By Abboud Zahr
Cypriot legislators have given the government a week to come back with clarifications on the operation of the national investment fund, which is commonly known as the sovereign wealth fund (SWF) that is to be set up to manage future revenues from hydrocarbons.
MPs posed a number of questions to government officials on the fund’s operation and administration, before sending the bill to the House for a vote on February 15.
Some of the main questions raised during the last two years of discussions include the fund’s management and structure, accountability and supervision, as well as channeling part of the proceeds to paying down the national debt. As it stands, the bill stipulates that as long as the public debt is above 80 per cent of GDP, half the hydrocarbons revenue would go towards reducing this debt. When it is below 80 per cent but above the limit of 60 per cent – set by the Maastricht criteria – only 25 per cent of revenue would go towards the public debt and the rest would be used for the creation of reserves.
Countries rich in oil and minerals commonly use sovereign wealth funds (SWFs) to store a share of their natural resource wealth. Chile, Kuwait, Norway, Mozambique, Nigeria and more than 50 other countries have chosen to set aside a portion of resource revenues to decrease budget volatility, save for future generations or earmark financial earnings for education or infrastructure spending.

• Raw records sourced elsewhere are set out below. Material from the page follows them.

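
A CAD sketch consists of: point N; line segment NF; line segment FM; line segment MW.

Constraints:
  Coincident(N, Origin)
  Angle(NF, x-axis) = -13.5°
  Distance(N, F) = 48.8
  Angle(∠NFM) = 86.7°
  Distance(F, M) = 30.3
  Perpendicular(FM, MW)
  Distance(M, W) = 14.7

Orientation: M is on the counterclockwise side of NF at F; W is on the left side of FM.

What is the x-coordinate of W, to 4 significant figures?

38.35

∠NFM = 86.7°, so FM runs at -13.5° + (180° − 86.7°) = 79.80° from the x-axis; with |FM| = 30.3, M = F + 30.3·(cos 79.80°, sin 79.80°) = (52.82, 18.43). FM ⟂ MW; with |MW| = 14.7 on the left of FM, W = M + 14.7·(-0.9842, 0.1771) = (38.35, 21.03). So W.x = 38.35.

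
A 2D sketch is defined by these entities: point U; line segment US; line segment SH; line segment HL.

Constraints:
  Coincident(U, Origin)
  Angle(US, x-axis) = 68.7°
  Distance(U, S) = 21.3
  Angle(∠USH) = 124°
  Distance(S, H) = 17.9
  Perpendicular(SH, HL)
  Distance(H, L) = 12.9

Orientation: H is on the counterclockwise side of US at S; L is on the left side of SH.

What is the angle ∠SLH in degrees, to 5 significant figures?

54.221°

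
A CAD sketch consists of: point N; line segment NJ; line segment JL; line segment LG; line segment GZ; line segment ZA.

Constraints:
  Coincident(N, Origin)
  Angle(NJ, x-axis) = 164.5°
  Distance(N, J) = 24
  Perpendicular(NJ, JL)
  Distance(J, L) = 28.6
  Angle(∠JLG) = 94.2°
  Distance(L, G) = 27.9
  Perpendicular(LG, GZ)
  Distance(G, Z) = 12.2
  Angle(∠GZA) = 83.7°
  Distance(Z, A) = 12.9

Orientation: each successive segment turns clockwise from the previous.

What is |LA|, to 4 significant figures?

18.54

N is at the origin; NJ runs at 164.5° with length 24.0, so J = (-23.13, 6.414). NJ ⟂ JL, so JL runs at 74.50°; with |JL| = 28.6, L = (-15.48, 33.97). ∠JLG = 94.2° gives LG at -11.30° from the x-axis; with |LG| = 27.9, G = (11.88, 28.51). The perpendicularity gives GZ at right angles to LG, so GZ runs at -101.3°; with |GZ| = 12.2, Z = (9.484, 16.54). ∠GZA = 83.7° gives ZA at 162.4° from the x-axis; with |ZA| = 12.9, A = (-2.812, 20.44). Then |LA| = |A − L| = 18.54.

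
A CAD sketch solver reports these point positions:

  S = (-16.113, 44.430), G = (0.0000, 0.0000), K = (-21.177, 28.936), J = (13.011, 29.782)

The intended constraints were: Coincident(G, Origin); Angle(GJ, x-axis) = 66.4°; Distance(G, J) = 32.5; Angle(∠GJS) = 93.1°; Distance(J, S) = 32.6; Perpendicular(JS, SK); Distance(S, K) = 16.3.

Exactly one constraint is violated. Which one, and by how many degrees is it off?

Perpendicular(JS, SK) — off by 8.60°.

G = (0.00, 0.00) ✓; GJ at 66.40° ✓; |GJ| = 32.50 ✓; ∠GJS = 93.10° ✓; |JS| = 32.60 ✓; ∠(JS, SK) = 98.60° ✗; |SK| = 16.30 ✓.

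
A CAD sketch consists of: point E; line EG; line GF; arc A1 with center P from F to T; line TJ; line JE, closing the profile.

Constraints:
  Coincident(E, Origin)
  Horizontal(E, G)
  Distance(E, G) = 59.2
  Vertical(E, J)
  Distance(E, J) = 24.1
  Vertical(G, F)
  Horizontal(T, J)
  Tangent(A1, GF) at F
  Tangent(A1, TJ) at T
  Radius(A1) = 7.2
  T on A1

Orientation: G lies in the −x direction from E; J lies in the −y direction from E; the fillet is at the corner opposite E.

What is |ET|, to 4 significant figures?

57.31

E is at the origin; EG is horizontal with |EG| = 59.2 and G on the −x side, so G = (-59.20, 0.000). EJ is vertical with |EJ| = 24.1 and J on the −y side, so J = (0.000, -24.10). The virtual corner opposite E is at (-59.20, -24.10). The tangent condition forces PF to be normal to GF and the tangent condition forces PT to be normal to TJ, with radius 7.2, so the center P sits 7.2 in from both sides at P = (-52.00, -16.90). That places the tangent points at F = (-59.20, -16.90) on GF and T = (-52.00, -24.10) on TJ. Then |ET| = |T − E| = 57.31.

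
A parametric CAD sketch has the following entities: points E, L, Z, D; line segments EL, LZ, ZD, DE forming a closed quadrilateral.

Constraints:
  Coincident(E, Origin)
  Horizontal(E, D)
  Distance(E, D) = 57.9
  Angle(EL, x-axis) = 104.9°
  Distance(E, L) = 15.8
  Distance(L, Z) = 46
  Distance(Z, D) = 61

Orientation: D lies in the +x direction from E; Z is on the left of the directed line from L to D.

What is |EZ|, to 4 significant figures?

56.82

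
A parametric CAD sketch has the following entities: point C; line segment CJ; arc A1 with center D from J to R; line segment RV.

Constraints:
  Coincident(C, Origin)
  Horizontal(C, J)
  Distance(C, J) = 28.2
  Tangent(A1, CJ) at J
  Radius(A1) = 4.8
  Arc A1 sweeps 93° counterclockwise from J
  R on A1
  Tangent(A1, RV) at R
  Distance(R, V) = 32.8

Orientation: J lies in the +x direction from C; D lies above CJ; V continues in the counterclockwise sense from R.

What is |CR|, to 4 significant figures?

33.38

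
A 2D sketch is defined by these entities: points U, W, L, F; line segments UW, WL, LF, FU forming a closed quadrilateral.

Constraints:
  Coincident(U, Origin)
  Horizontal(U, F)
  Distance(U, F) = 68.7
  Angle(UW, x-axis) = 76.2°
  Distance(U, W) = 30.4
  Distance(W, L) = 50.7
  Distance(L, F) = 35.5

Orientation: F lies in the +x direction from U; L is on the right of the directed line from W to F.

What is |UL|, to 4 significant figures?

37.66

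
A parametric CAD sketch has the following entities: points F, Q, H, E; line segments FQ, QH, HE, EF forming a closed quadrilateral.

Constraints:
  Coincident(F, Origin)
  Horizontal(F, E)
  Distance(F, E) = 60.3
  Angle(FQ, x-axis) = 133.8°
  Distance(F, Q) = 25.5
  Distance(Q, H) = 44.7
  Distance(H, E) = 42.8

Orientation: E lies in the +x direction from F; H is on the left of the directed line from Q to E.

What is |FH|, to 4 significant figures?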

Based on the previous experience of several countries, there are important rules to be taken into consideration; some might apply to some countries more than others. The general rules are:
Deposit and withdrawal rules: These determine the timing, amount and conditions for the sovereign wealth fund’s inflows and outflows.
Investment risk limitations: SWFs hold public assets to improve macroeconomic management or for safekeeping. For example, a petroleum fund designed for stabilising budget expenditures would require more liquid assets than a savings fund designed to benefit future generations.
Institutional structure: There should be a clear division of responsibilities between the legislature, government, the fund manager, the operational manager and external managers to help funds meet their objectives.
Transparency: Disclosure requirements should be legislated. Bodies like parliaments, fiscal councils and the media cannot perform their oversight functions unless they have access to adequate and verifiable information. Even the best rules will not be followed unless there is ex ante broad-based consensus on these rules and ex-post effective and independent oversight of SWFs.
For good governance of the SWF, clear fund objectives shall be set, fiscal and investment rules established, good institutional structure clarified, extensive disclosure and audit requirements specified, along with robust independent oversight.
Sovereign wealth funds are generally created to serve one or several of the following purposes: saving for future generations, stabilisation and sterilising capital inflows; ring-fencing natural resource revenues, thereby improving transparency and accountability; and earmarking resource revenues for specific public investments. Thus, in order that future generations benefit to the same degree as present generations from Cyprus’ oil wealth, the government must invest the hydrocarbons proceeds in education and productive infrastructure.
The proposal to pay back the debts is not recommended. Countries which did this, like Algeria, saw their economy declining, without any positive effect. The right strategy would be not paying the debt from hydrocarbons proceeds but investing this money in lucrative projects which will boost the growth of the economy, while from the taxes collected on the larger economy the state will pay back the debt. Furthermore, once Cyprus starts having decent revenues and consequently big amounts in its SWF, its credit rating will appreciate substantially, which will reduce the interest rate it is paying on its debt. This interest rate, which is now 2 per cent, will go down by half or even more. Which means the invested money will generate by far more returns than what is paid on servicing the debt.
To conclude, as long as a country has the financial capability to pay back its debts there is no issue if it is indebted. In time, inflation will eat away at the debt and Cyprus would be investing its money in high-yield projects domestically and abroad, thus yielding much more benefit than paying the debt.